Eksperci dyskutowali m.in. o tym, jakie największe wyzwania czekają branżę budowlaną w związku z wprowadzaniem polityk zrównoważonego rozwoju.
– Jest bardzo dużo do zrobienia w każdym zakresie, ale trzeba zwrócić uwagę na to, że budownictwo to przede wszystkim energochłonność. Budynki odpowiadają za 38 proc. emisji gazów cieplarnianych. Ponad 80 proc. tej emisji to eksploatacja budynków, czyli ogrzewanie, chłodzenie czy oświetlenie. Myśląc o projektowaniu nowych produktów w największym zakresie myślimy o tym, jak ten produkt wpłynie na eksploatację budynków, czy on będzie energooszczędny – powiedział Janusz Komurkiewicz.
– Jest oczywiste, że w naszej branży aspekt środowiskowy jest istotny, ale warto wspomnieć, że regulację idą w taką stronę, aby uświadomić nam odpowiedzialność nie tylko za E, ale także za S i G. Tutaj mowa głównie o łańcuchu wartości, o BHP na budowie, o tym, jak zarządzamy nie tylko materiałami czy wodą na budowie, ale i o tym, skąd się materiały biorą i jak wygląda sytuacja naszych pracowników i podwykonawców. Dużo więcej nasza branża będzie musiała powiedzieć o tej sytuacji – powiedziała Anna Wojciechowska.
– Łańcuch wartości jest dzisiaj tak skonstruowany, że jeśli chcemy zdobywać rynki zagraniczne, musimy się dostosowywać do nowych standardów.
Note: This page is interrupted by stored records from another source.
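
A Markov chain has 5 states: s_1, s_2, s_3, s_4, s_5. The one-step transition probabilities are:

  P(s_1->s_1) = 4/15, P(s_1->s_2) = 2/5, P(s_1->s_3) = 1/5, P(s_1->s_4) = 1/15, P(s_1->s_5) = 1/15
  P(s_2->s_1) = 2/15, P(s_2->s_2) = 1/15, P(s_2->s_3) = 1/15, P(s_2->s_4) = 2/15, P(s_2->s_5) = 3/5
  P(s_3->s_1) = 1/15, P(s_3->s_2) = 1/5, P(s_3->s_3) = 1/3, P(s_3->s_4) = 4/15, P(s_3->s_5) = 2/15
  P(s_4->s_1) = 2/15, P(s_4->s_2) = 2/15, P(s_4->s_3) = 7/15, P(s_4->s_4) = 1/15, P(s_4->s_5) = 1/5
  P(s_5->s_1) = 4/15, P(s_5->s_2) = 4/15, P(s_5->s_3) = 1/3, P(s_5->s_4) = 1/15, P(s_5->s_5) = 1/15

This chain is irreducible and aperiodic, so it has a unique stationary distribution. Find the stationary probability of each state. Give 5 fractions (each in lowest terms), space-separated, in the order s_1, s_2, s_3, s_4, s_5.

The stationary distribution satisfies pi = pi * P, i.e.:
  pi_s_1 = 4/15*pi_s_1 + 2/15*pi_s_2 + 1/15*pi_s_3 + 2/15*pi_s_4 + 4/15*pi_s_5
  pi_s_2 = 2/5*pi_s_1 + 1/15*pi_s_2 + 1/5*pi_s_3 + 2/15*pi_s_4 + 4/15*pi_s_5
  pi_s_3 = 1/5*pi_s_1 + 1/15*pi_s_2 + 1/3*pi_s_3 + 7/15*pi_s_4 + 1/3*pi_s_5
  pi_s_4 = 1/15*pi_s_1 + 2/15*pi_s_2 + 4/15*pi_s_3 + 1/15*pi_s_4 + 1/15*pi_s_5
  pi_s_5 = 1/15*pi_s_1 + 3/5*pi_s_2 + 2/15*pi_s_3 + 1/5*pi_s_4 + 1/15*pi_s_5
with normalization: pi_s_1 + pi_s_2 + pi_s_3 + pi_s_4 + pi_s_5 = 1.

Using the first 4 balance equations plus normalization, the linear system A*pi = b is:
  [-11/15, 2/15, 1/15, 2/15, 4/15] . pi = 0
  [2/5, -14/15, 1/5, 2/15, 4/15] . pi = 0
  [1/5, 1/15, -2/3, 7/15, 1/3] . pi = 0
  [1/15, 2/15, 4/15, -14/15, 1/15] . pi = 0
  [1, 1, 1, 1, 1] . pi = 1

Solving yields:
  pi_s_1 = 948/5713
  pi_s_2 = 12023/57130
  pi_s_3 = 7802/28565
  pi_s_4 = 7731/57130
  pi_s_5 = 6146/28565

Verification (pi * P):
  948/5713*4/15 + 12023/57130*2/15 + 7802/28565*1/15 + 7731/57130*2/15 + 6146/28565*4/15 = 948/5713 = pi_s_1  (ok)
  948/5713*2/5 + 12023/57130*1/15 + 7802/28565*1/5 + 7731/57130*2/15 + 6146/28565*4/15 = 12023/57130 = pi_s_2  (ok)
  948/5713*1/5 + 12023/57130*1/15 + 7802/28565*1/3 + 7731/57130*7/15 + 6146/28565*1/3 = 7802/28565 = pi_s_3  (ok)
  948/5713*1/15 + 12023/57130*2/15 + 7802/28565*4/15 + 7731/57130*1/15 + 6146/28565*1/15 = 7731/57130 = pi_s_4  (ok)
  948/5713*1/15 + 12023/57130*3/5 + 7802/28565*2/15 + 7731/57130*1/5 + 6146/28565*1/15 = 6146/28565 = pi_s_5  (ok)

Answer: 948/5713 12023/57130 7802/28565 7731/57130 6146/28565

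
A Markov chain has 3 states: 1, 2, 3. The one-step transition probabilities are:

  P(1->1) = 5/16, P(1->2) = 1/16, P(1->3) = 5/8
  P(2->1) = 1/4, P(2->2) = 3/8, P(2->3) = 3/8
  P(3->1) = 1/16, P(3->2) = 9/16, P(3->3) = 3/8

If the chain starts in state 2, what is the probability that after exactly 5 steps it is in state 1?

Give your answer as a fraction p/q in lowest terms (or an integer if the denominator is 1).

Computing P^5 by repeated multiplication:
P^1 =
  1: [5/16, 1/16, 5/8]
  2: [1/4, 3/8, 3/8]
  3: [1/16, 9/16, 3/8]
P^2 =
  1: [39/256, 101/256, 29/64]
  2: [25/128, 47/128, 7/16]
  3: [47/256, 109/256, 25/64]
P^3 =
  1: [715/4096, 1689/4096, 423/1024]
  2: [369/2048, 811/2048, 217/512]
  3: [771/4096, 1601/4096, 431/1024]
P^4 =
  1: [12023/65536, 26077/65536, 6859/16384]
  2: [5957/32768, 13047/32768, 3441/8192]
  3: [11983/65536, 25893/65536, 6915/16384]
P^5 =
  1: [191859/1048576, 415409/1048576, 110327/262144]
  2: [95737/524288, 208115/524288, 55109/131072]
  3: [191147/1048576, 416281/1048576, 110287/262144]

(P^5)[2 -> 1] = 95737/524288

Answer: 95737/524288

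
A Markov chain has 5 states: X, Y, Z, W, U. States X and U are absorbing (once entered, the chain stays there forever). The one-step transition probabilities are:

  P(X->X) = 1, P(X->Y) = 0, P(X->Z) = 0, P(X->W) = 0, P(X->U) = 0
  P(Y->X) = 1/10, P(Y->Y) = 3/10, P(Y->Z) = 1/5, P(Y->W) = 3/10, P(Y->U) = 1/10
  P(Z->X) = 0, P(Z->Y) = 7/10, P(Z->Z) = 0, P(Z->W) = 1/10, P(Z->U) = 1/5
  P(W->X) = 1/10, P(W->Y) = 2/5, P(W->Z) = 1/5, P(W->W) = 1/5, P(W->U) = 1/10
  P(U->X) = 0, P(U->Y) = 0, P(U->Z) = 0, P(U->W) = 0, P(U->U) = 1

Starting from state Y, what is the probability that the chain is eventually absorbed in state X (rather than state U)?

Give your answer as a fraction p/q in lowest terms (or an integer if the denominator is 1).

Answer: 5/12

Derivation:
Let a_i = P(absorbed in X | start in state i).
Boundary conditions: a_X = 1, a_U = 0.
For each transient state i, a_i = sum_j P(i->j) * a_j:
  a_Y = 1/10*a_X + 3/10*a_Y + 1/5*a_Z + 3/10*a_W + 1/10*a_U
  a_Z = 0*a_X + 7/10*a_Y + 0*a_Z + 1/10*a_W + 1/5*a_U
  a_W = 1/10*a_X + 2/5*a_Y + 1/5*a_Z + 1/5*a_W + 1/10*a_U

Substituting a_X = 1 and a_U = 0, rearrange to (I - Q) a = r where r[i] = P(i -> X):
  [7/10, -1/5, -3/10] . (a_Y, a_Z, a_W) = 1/10
  [-7/10, 1, -1/10] . (a_Y, a_Z, a_W) = 0
  [-2/5, -1/5, 4/5] . (a_Y, a_Z, a_W) = 1/10

Solving yields:
  a_Y = 5/12
  a_Z = 1/3
  a_W = 5/12

Starting state is Y, so the absorption probability is a_Y = 5/12.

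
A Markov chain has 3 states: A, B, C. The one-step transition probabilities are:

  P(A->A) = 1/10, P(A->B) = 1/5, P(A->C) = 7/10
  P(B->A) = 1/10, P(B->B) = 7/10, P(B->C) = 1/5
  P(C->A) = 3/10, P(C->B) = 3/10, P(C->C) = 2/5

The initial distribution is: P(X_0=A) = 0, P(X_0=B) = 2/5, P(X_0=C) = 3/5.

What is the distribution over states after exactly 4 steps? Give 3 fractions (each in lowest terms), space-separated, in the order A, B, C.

Answer: 1071/6250 11747/25000 8969/25000

Derivation:
Propagating the distribution step by step (d_{t+1} = d_t * P):
d_0 = (A=0, B=2/5, C=3/5)
  d_1[A] = 0*1/10 + 2/5*1/10 + 3/5*3/10 = 11/50
  d_1[B] = 0*1/5 + 2/5*7/10 + 3/5*3/10 = 23/50
  d_1[C] = 0*7/10 + 2/5*1/5 + 3/5*2/5 = 8/25
d_1 = (A=11/50, B=23/50, C=8/25)
  d_2[A] = 11/50*1/10 + 23/50*1/10 + 8/25*3/10 = 41/250
  d_2[B] = 11/50*1/5 + 23/50*7/10 + 8/25*3/10 = 231/500
  d_2[C] = 11/50*7/10 + 23/50*1/5 + 8/25*2/5 = 187/500
d_2 = (A=41/250, B=231/500, C=187/500)
  d_3[A] = 41/250*1/10 + 231/500*1/10 + 187/500*3/10 = 437/2500
  d_3[B] = 41/250*1/5 + 231/500*7/10 + 187/500*3/10 = 1171/2500
  d_3[C] = 41/250*7/10 + 231/500*1/5 + 187/500*2/5 = 223/625
d_3 = (A=437/2500, B=1171/2500, C=223/625)
  d_4[A] = 437/2500*1/10 + 1171/2500*1/10 + 223/625*3/10 = 1071/6250
  d_4[B] = 437/2500*1/5 + 1171/2500*7/10 + 223/625*3/10 = 11747/25000
  d_4[C] = 437/2500*7/10 + 1171/2500*1/5 + 223/625*2/5 = 8969/25000
d_4 = (A=1071/6250, B=11747/25000, C=8969/25000)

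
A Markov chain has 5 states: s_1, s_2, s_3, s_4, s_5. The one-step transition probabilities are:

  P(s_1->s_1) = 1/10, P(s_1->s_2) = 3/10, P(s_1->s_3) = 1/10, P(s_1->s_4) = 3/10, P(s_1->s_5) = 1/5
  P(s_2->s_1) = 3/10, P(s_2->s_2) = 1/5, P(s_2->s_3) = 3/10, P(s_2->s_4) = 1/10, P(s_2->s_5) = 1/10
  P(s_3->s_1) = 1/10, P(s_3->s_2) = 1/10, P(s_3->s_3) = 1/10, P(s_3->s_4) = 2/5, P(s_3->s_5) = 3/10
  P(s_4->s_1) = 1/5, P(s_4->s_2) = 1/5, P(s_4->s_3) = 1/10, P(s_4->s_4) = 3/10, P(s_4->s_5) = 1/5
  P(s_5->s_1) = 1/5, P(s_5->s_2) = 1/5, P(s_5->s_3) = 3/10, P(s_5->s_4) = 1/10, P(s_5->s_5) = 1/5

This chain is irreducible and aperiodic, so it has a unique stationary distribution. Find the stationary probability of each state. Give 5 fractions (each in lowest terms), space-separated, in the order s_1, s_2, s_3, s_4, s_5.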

Do nas zgłaszają się firmy, które mówią, że liczą ślad węglowy, bo tego wymagają kontrahenci, ale kwestie społeczne są zupełnie nieuporządkowane – powiedział Roman Zabłocki.
Rola zarządów
Konferencję zakończyła dyskusja dotycząca wpływu nowych przepisów na odpowiedzialność członków zarządu za raportowanie. Eksperci omówią, w jaki sposób zmiany regulacyjne mogą wpłynąć na sposób funkcjonowania i zarządzania. Poruszono kwestie dotyczące przygotowania się członków zarządu do tych zmian, w tym ustalania priorytetów związanych z ESG na poziomie zarządu spółki.
W dyskusji wzięli udział: dr Radosław Maruszkin, adwokat, dr r. pr. Dawid Rejmer, partner w Kancelarii Finansowej LEX, oraz Sylwia Styka, konsultantka ESG w Accenture.
– Zacznę od dyrektywy CSRD, która wprowadza standardy raportowania europejskiego. Ta legislacja wymaga od zarządów przedsiębiorstw przeprowadzenie analizy istotności, czyli zapoznanie się z interesariuszami, łańcuchami dostaw, nałożenie pewnych priorytetów i włączenie ich w strategię biznesową. Ta legislacja konsoliduje raportowanie finansowe i niefinansowe i to jest bardzo istotna kwestia, jeśli chodzi o wymagania wobec zarządu spółek –
– Mamy przyjętą tę dyrektywę, ale ona nie jest jeszcze zaimplementowana, Polska ma obowiązek włączenia jej w system prawnym. Możemy się spodziewać, że ona zostanie włączona do ustawy o rachunkowości. Więcej szczegółów poznamy pewnie w drugim kwartale tego roku. Wyzwaniem dla największych firm będzie to, że może dojść do sytuacji, w której na koniec roku trzeba będzie zaraportować kwestie ESG, a dziś jeszcze nie wiadomo dokładnie co trzeba będzie raportować – powiedział Dawid Rejmer.
Za niezaraportowanie lub zatajenie pewnych informacji będzie groziła kara, możliwe, że nawet do dwóch lat więzienia, podobnie jak w przypadku raportów finansowych.